Слева от девушки черный кашемировый рукав - легкий запах лосьона после бритья - с выглядывающей из-за пазухи (не отыскала кармана вследствие давки) нелепейшей, но, очевидно, очень теплой, рукавицей с зеленым узором держит том из какого-то собрания. Всмотрелась, но едва успела прочесть: "... стряхнув шинель, разделся, лег, но долго он заснуть...", - как кашемир перевернул шелестнувшую страницу - едва ли не носом. Евгений - уважительно догадалась девушка - бедный тот Евгений, чьи мечты, смысл жизни, разум жадным языком слизнуло стародавнее ненасытное наводнение, вымыло душу, оставив - и то на время - лишь пустую оболочку. Девушка, почувствовала, как что-то натянулось где-то внутри, где-то посреди - то ли в голове, то ли в сердце: тронешь - зазвенит.

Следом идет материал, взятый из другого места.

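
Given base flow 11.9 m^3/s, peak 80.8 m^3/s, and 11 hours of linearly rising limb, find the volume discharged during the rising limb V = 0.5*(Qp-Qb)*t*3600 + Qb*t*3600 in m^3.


V = 0.5*(80.8 - 11.9)*11*3600 + 11.9*11*3600 = 1.8355e+06 m^3


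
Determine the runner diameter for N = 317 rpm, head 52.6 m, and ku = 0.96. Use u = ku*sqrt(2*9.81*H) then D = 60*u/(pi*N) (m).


u = 0.96 * sqrt(2*9.81*52.6) = 30.8399 m/s
D = 60 * 30.8399 / (pi * 317) = 1.8580 m


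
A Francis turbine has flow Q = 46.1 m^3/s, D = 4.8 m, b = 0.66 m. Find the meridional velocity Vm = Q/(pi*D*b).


Vm = 46.1 / (pi * 4.8 * 0.66) = 4.6320 m/s


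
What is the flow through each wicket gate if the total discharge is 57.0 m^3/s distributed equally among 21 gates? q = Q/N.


q = 57.0 / 21 = 2.7143 m^3/s


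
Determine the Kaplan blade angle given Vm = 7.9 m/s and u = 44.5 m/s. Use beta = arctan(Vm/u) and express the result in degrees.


beta = arctan(7.9 / 44.5) = 10.0667 degrees


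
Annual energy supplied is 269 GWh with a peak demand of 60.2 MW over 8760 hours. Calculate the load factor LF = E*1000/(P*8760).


LF = 269 * 1000 / (60.2 * 8760) = 0.5101


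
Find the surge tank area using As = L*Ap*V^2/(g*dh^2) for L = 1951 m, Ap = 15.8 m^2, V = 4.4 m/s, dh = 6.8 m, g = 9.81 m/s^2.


As = 1951 * 15.8 * 4.4^2 / (9.81 * 6.8^2) = 1315.6273 m^2


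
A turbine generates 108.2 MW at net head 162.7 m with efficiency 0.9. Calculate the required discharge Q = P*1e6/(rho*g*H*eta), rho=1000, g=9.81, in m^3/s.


Q = 108.2 * 1e6 / (1000 * 9.81 * 162.7 * 0.9) = 75.3231 m^3/s


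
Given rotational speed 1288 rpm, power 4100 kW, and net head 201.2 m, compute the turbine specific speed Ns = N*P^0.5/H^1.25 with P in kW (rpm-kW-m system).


Ns = 1288 * 4100^0.5 / 201.2^1.25 = 108.8361


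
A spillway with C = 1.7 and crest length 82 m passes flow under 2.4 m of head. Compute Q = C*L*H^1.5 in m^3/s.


Q = 1.7 * 82 * 2.4^1.5 = 518.2981 m^3/s


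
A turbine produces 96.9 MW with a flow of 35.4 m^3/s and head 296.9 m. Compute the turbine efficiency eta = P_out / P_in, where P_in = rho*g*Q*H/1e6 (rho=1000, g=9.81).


P_in = 1000 * 9.81 * 35.4 * 296.9 / 1e6 = 103.1057 MW
eta = 96.9 / 103.1057 = 0.9398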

Вот, кажется, и еще один петербургский несчастливец, протиснулся неясной пока тенью в ее жизнь: она уже мысленно делает наброски, жалея о том, что нельзя повернуть поезд вспять, добежать до дома, перемахнуть гигантскими шагами все лестничные пролеты, не доверяя медлительному старичку-лифту, влететь в квартиру, схватить книгу с полки, перечесть медленно и вкусно, изрисовать кипу бумаги в поисках идеального для воплощения образа. Но - пока всего этого нельзя. Никак нельзя. А вот мысли - с ними не совладать, они не знают слова "нельзя": посыпались неудержимо одна за другой, как бусины из разжатого кулака, заскакали по тесно сдвинутым плечам загипнотизированных движением поезда и чтением ерунды пассажиров. Подбирай их скорей, складывай в пустую сигаретную пачку, после нанижешь - станут бусы. Такие же красивые, как те стеклянные разноцветные бабушкины, безвозвратно обменянные в детстве на "чертов палец": как ни поверни - сияют. Как бриллиант, только проще и лучше. И с этой-то, взрослой, ниткой мыслей можно играть сколько угодно, вертеть так и этак - ни за что не порвется; нужно только не полениться бусины подобрать, да леску покрепче найти.
Первая мысль была о бедном Евгении, который тут же потянул за собой - добрая душа, свой своего всегда выручит - и другого Евгения, куда как более одаренного судьбою вначале, но в злую для него минуту, однако, оставленного автором навсегда, безвозвратно: в эту минуту и он, должно быть, имел куда как бледный вид и был несчастен. Подходящая, кстати, компания чиновнику-мертвецу. Интересная могла бы составиться коллекция... Раскольников тоже почему-то пришел, умный безумец, смотрит... Затем - околпаченный марным, продуваемым всеми ветрами городом петербургский художник, увлекаемый своей Перуджиновой Бианкой в публичный дом. И из этого высосан разум, вынута жизнь, и из этого... Город, что ли, такой - людоед?.. Бледные умные лица... Промозглые ветреные ночи, подсвеченные желтенькими слабыми фонарями... Черная вода... Торцы... Дворцы... Творцы... Съездить бы надо туда... Посмотреть... Послушать, понюхать, потрогать... Попробовать...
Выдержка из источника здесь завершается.